Jusqu’au retrait d’Israël de la bande de Gaza, les priorités
de l’Autorité étaient le renforcement de la résistance et
la survie de ses habitants, sous l’occupation israélienne.
Les questions auxquelles nous accordions de l’importance avant
le départ des Israéliens étaient très différentes des défis
que nous avons devant nous en ce moment. Pour l’heure, l’Autorité
a fixé des priorités, qui sont celles d’imposer la loi et
de faire prévaloir l’ordre dans un cadre d’unité de l’Autorité
et aussi dans le cadre d’un ensemble de lois et principes
qui vont dans le sens du rétablissement du calme. C’est ainsi
que nous œuvrons pour mettre fin à la situation de chaos sécuritaire
qui règne à présent à Gaza. Mais il faut souligner que la
situation en est arrivée là uniquement à cause des cinq dernières
années de présence militaire israélienne dans les rues de
Gaza.
— L’Autorité
va-t-elle procéder au désarmement des factions palestiniennes
armées comme le Hamas et le Djihad islamique ?
— Cette question
ne figure pas en ce moment sur l’agenda de l’Autorité palestinienne.
La question du désarmement sera traitée dans le cadre d’un
dialogue national interpalestinien. Les groupes qui considèrent
le port d’armes comme faisant partie de leur agenda politique
ne représentent pas une menace pour l’ordre interne palestinien.
Mais ceux qui sont en possession d’armes et n’ont pas d’agenda
politique et les utilisent uniquement pour perpétuer l’état
de chaos, ceux-ci représentent une menace à la sécurité de
notre société. Ils seront traités dans le cadre de la loi.
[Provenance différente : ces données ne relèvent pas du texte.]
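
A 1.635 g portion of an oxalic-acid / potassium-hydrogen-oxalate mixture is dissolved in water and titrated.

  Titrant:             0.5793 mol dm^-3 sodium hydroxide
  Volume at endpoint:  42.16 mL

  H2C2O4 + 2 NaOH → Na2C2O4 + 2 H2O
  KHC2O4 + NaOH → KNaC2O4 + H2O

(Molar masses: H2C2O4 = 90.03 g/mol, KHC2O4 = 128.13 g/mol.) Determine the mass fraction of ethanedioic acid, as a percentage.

n(NaOH) = 0.04216 × 0.5793 = 0.02442 mol
Let x = n(H2C2O4), y = n(KHC2O4).
Titrant: 2x + 1y = 0.02442;  mass: 90.03x + 128.13y = 1.635
Solving, x = 8.990 × 10^-3 mol, y = 6.444 × 10^-3 mol
mass of H2C2O4 = 8.990 × 10^-3 × 90.03 = 0.8093 g
% H2C2O4 = 0.8093 / 1.635 × 100 = 49.50 %

49.50 %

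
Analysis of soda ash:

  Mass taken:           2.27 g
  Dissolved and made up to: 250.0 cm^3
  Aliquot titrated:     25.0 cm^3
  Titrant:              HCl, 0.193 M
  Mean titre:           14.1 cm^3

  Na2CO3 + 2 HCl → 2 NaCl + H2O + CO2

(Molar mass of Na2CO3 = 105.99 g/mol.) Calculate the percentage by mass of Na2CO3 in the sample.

n(HCl) per titration = 0.0141 × 0.193 = 2.72 × 10^-3 mol
From the 1:2 ratio, n(Na2CO3) in each aliquot = 1/2 × 2.72 × 10^-3 = 1.36 × 10^-3 mol
n(Na2CO3) in the whole flask = 1.36 × 10^-3 × 250.0/25.0 = 0.0136 mol
mass of Na2CO3 = 0.0136 × 105.99 = 1.44 g
% Na2CO3 = 1.44 / 2.27 × 100 = 63.5 %

63.5 %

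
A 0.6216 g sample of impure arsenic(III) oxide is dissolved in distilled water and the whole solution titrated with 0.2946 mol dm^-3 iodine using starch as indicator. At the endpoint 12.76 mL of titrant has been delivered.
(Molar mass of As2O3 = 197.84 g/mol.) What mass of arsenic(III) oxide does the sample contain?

As2O3 + 2 I2 + 2 H2O → As2O5 + 4 HI
n(I2) = 0.01276 L × 0.2946 mol/L = 3.759 × 10^-3 mol
From the 1:2 ratio, n(As2O3) = 1/2 × 3.759 × 10^-3 = 1.880 × 10^-3 mol
mass of As2O3 = 1.880 × 10^-3 × 197.84 g/mol = 0.3718 g

0.3718 g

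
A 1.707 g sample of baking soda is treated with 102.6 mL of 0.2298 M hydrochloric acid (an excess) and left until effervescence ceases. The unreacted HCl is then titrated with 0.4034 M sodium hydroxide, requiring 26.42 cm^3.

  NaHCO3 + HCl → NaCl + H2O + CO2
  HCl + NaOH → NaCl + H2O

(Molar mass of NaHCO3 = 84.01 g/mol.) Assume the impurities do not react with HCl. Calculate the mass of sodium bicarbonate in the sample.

1.085 g

n(HCl) added = 0.1026 × 0.2298 = 0.02358 mol
n(NaOH) used in back-titration = 0.02642 × 0.4034 = 0.01066 mol
n(HCl) left over = 0.01066 mol (1:1 ratio)
n(HCl) consumed by analyte = 0.02358 − 0.01066 = 0.01292 mol
n(NaHCO3) = 0.01292 mol (1:1 ratio)
mass of NaHCO3 = 0.01292 × 84.01 = 1.085 g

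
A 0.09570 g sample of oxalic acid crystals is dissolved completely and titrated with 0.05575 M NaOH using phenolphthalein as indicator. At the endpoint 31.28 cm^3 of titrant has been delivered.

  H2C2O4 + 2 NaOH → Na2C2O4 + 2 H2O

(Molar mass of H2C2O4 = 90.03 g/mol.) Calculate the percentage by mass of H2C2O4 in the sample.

n(NaOH) = 0.03128 L × 0.05575 mol/L = 1.744 × 10^-3 mol
From the 1:2 ratio, n(H2C2O4) = 1/2 × 1.744 × 10^-3 = 8.719 × 10^-4 mol
mass of H2C2O4 = 8.719 × 10^-4 × 90.03 g/mol = 0.07850 g
% H2C2O4 = 0.07850 / 0.09570 × 100 = 82.03 %

82.03 %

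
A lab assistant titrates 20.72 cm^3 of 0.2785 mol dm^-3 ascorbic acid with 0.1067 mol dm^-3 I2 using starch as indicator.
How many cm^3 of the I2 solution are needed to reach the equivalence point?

C6H8O6 + I2 → C6H6O6 + 2 HI
n(C6H8O6) = 0.02072 L × 0.2785 mol/L = 5.771 × 10^-3 mol
n(I2) = 5.771 × 10^-3 mol (1:1 stoichiometry)
V(I2) = 5.771 × 10^-3 mol / 0.1067 mol/L = 0.05408 L = 54.08 mL

54.08 mL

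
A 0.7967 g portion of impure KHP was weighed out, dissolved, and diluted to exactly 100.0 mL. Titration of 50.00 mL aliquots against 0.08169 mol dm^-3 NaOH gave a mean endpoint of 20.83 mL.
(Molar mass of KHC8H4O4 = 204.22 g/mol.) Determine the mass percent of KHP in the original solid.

87.24 %

KHC8H4O4 + NaOH → KNaC8H4O4 + H2O
n(NaOH) per titration = 0.02083 × 0.08169 = 1.702 × 10^-3 mol
n(KHC8H4O4) in each aliquot = 1.702 × 10^-3 mol (1:1 ratio)
n(KHC8H4O4) in the whole flask = 1.702 × 10^-3 × 100.0/50.00 = 3.403 × 10^-3 mol
mass of KHC8H4O4 = 3.403 × 10^-3 × 204.22 = 0.6950 g
% KHC8H4O4 = 0.6950 / 0.7967 × 100 = 87.24 %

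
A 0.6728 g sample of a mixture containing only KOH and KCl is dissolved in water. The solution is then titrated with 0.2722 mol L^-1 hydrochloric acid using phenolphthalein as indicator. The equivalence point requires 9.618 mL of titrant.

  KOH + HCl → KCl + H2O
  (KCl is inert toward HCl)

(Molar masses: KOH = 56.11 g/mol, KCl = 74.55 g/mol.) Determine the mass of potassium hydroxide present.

n(HCl) = 0.009618 × 0.2722 = 2.618 × 10^-3 mol
Let x = n(KOH), y = n(KCl).
Titrant: 1x = 2.618 × 10^-3;  mass: 56.11x + 74.55y = 0.6728
Solving, x = 2.618 × 10^-3 mol, y = 7.054 × 10^-3 mol
mass of KOH = 2.618 × 10^-3 × 56.11 = 0.1469 g

0.1469 g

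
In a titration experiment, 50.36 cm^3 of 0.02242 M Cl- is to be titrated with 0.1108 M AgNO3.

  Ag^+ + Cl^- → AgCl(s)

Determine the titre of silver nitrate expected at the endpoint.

10.19 mL

n(Cl-) = 0.05036 L × 0.02242 mol/L = 1.129 × 10^-3 mol
n(AgNO3) = 1.129 × 10^-3 mol (1:1 stoichiometry)
V(AgNO3) = 1.129 × 10^-3 mol / 0.1108 mol/L = 0.01019 L = 10.19 mL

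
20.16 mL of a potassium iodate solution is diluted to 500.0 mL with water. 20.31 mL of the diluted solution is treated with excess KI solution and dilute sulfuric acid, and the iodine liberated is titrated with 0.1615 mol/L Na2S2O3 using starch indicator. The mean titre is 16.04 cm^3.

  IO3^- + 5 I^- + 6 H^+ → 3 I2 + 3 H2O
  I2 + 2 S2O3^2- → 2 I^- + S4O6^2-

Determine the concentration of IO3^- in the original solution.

0.5272 mol/L

n(S2O3^2-) = 0.01604 × 0.1615 = 2.590 × 10^-3 mol
n(I2) = n(S2O3^2-)/2 = 1.295 × 10^-3 mol
From the 1:3 ratio, n(IO3^-) in the aliquot = 1/3 × 1.295 × 10^-3 = 4.317 × 10^-4 mol
[IO3^-]_dilute = 4.317 × 10^-4 / 0.02031 = 0.02126 mol/L
[IO3^-]_original = 0.02126 × 500.0/20.16 = 0.5272 mol/L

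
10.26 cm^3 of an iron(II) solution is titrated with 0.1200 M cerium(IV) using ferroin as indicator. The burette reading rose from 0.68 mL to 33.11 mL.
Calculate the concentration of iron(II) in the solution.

0.3793 M

Ce^4+ + Fe^2+ → Ce^3+ + Fe^3+
n(Ce4+) = 0.03243 L × 0.1200 mol/L = 3.892 × 10^-3 mol
n(Fe2+) = 3.892 × 10^-3 mol (1:1 mole ratio)
[Fe2+] = 3.892 × 10^-3 mol / 0.01026 L = 0.3793 mol/L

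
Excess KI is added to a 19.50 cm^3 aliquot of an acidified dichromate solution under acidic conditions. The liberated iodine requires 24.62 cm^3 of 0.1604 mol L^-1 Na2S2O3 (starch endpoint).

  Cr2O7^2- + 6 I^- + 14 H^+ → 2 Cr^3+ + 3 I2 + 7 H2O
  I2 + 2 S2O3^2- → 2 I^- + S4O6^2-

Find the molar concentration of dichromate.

0.03375 mol/L

n(S2O3^2-) = 0.02462 × 0.1604 = 3.949 × 10^-3 mol
n(I2) = n(S2O3^2-)/2 = 1.975 × 10^-3 mol
From the 1:3 ratio, n(Cr2O7^2-) in the aliquot = 1/3 × 1.975 × 10^-3 = 6.582 × 10^-4 mol
[Cr2O7^2-] = 6.582 × 10^-4 / 0.01950 = 0.03375 mol/L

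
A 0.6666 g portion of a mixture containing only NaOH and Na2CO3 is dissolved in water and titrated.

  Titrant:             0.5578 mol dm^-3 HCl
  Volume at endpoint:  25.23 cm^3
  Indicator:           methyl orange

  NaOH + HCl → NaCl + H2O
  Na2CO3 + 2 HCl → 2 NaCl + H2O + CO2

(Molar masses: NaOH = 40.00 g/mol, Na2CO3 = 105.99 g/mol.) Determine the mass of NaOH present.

0.2438 g

n(HCl) = 0.02523 × 0.5578 = 0.01407 mol
Let x = n(NaOH), y = n(Na2CO3).
Titrant: 1x + 2y = 0.01407;  mass: 40.00x + 105.99y = 0.6666
Solving, x = 6.096 × 10^-3 mol, y = 3.989 × 10^-3 mol
mass of NaOH = 6.096 × 10^-3 × 40.00 = 0.2438 g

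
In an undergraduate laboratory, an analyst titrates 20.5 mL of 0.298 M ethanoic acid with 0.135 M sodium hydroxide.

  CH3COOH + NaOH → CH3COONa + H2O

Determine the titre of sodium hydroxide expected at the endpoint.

45.3 mL

n(CH3COOH) = 0.0205 L × 0.298 mol/L = 6.11 × 10^-3 mol
n(NaOH) = 6.11 × 10^-3 mol (1:1 stoichiometry)
V(NaOH) = 6.11 × 10^-3 mol / 0.135 mol/L = 0.0453 L = 45.3 mL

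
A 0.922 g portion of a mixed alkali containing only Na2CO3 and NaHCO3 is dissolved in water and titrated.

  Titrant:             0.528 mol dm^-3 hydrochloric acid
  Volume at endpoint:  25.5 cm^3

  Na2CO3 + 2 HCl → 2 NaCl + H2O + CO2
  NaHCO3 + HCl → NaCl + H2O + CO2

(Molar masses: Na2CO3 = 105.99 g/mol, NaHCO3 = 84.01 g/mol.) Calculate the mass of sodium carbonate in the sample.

0.357 g

n(HCl) = 0.0255 × 0.528 = 0.0135 mol
Let x = n(Na2CO3), y = n(NaHCO3).
Titrant: 2x + 1y = 0.0135;  mass: 105.99x + 84.01y = 0.922
Solving, x = 3.37 × 10^-3 mol, y = 6.72 × 10^-3 mol
mass of Na2CO3 = 3.37 × 10^-3 × 105.99 = 0.357 g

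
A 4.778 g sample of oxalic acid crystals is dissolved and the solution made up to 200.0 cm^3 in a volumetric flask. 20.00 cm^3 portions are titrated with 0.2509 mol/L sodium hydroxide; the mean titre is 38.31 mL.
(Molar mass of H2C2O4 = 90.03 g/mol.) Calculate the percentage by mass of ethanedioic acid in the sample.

90.56 %

H2C2O4 + 2 NaOH → Na2C2O4 + 2 H2O
n(NaOH) per titration = 0.03831 × 0.2509 = 9.612 × 10^-3 mol
From the 1:2 ratio, n(H2C2O4) in each aliquot = 1/2 × 9.612 × 10^-3 = 4.806 × 10^-3 mol
n(H2C2O4) in the whole flask = 4.806 × 10^-3 × 200.0/20.00 = 0.04806 mol
mass of H2C2O4 = 0.04806 × 90.03 = 4.327 g
% H2C2O4 = 4.327 / 4.778 × 100 = 90.56 %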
Nous sommes en train de construire une société marquée par
le pluralisme et par la coopération entre les parties. La
question du port d’armes et de son organisation à l’intérieur
de la société palestinienne sera traitée par le Conseil législatif.
— Qu’en est-il
du sort du point de passage de Rafah ? Restera-t-il opérationnel
ou sera-t-il fermé au profit d’un autre, comme le veulent
les Israéliens, au point sud de la bande de Gaza, à l’intersection
de la frontière israéleo-palestino-égyptienne ?
— La situation
sur la frontière égypto-palestinienne fait partie du chaos
laissé par le retrait unilatéral israélien, effectué sans
aucune coordination ou coopération avec le côté palestinien
ou le côté égyptien. Le règlement de la situation sur la frontière
reste une responsabilité uniquement égypto-palestinienne,
et nous ne déplacerons pas le passage de Rafah vers la région
du triangle israélo-palestino-égyptien comme le veulent les
Israéliens. L’actuel passage de Rafah assure les déplacements
de Gaza vers l’Egypte et vice-versa. Le passage entre Gaza
et l’Egypte connaîtra désormais un mouvement libre entre les
deux côtés, réglementé uniquement par les Egyptiens et les
Palestiniens, sans la participation ou l’interférence des
Israéliens. Nous œuvrerons avec les Egyptiens, pour trouver
une formule susceptible d’imposer la stabilité régionale.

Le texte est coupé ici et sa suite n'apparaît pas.